Prozesse
Auf einem Computer ausgeführte Programme und Befehle werden als Prozesse bezeichnet.
Es gibt Eltern- und Kindprozesse. Ein Prozess, der von einem Programm oder Befehl gestartet wird, ist ein Elternprozess. Ein Kindprozess ist das Produkt eines Elternprozesses. Ein Elternprozess kann mehrere Kindprozesse haben. Ein Kindprozess kann jedoch nur einen einzigen Elternprozess haben.
Jedem Prozess wird vom System beim Starten eine Prozessidentifikationsnummer (Prozess-ID) zugeordnet. Wird dasselbe Programm mehrmals gestartet, erhält es jedes Mal eine andere Prozess-ID.
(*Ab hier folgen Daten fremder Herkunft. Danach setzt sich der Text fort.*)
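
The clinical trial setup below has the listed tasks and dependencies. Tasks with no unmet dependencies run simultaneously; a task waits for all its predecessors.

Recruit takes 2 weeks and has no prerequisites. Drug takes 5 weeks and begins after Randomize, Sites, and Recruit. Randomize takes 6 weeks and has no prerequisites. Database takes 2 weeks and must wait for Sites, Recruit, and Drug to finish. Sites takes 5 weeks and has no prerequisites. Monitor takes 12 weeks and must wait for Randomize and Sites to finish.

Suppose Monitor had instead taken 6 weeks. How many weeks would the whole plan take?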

Jeder Prozess, der auf einem System gestartet wird, nutzt einen Teil der verfügbaren Systemressourcen. Werden mehrere Prozesse gleichzeitig ausgeführt, teilt ein im Betriebssystem integrierter Scheduler jedem Prozess auf der Basis festgelegter Prioritäten einen Anteil an Rechenzeit zu. Diese Prioritäten können mit den Befehlen nice und renice geändert werden.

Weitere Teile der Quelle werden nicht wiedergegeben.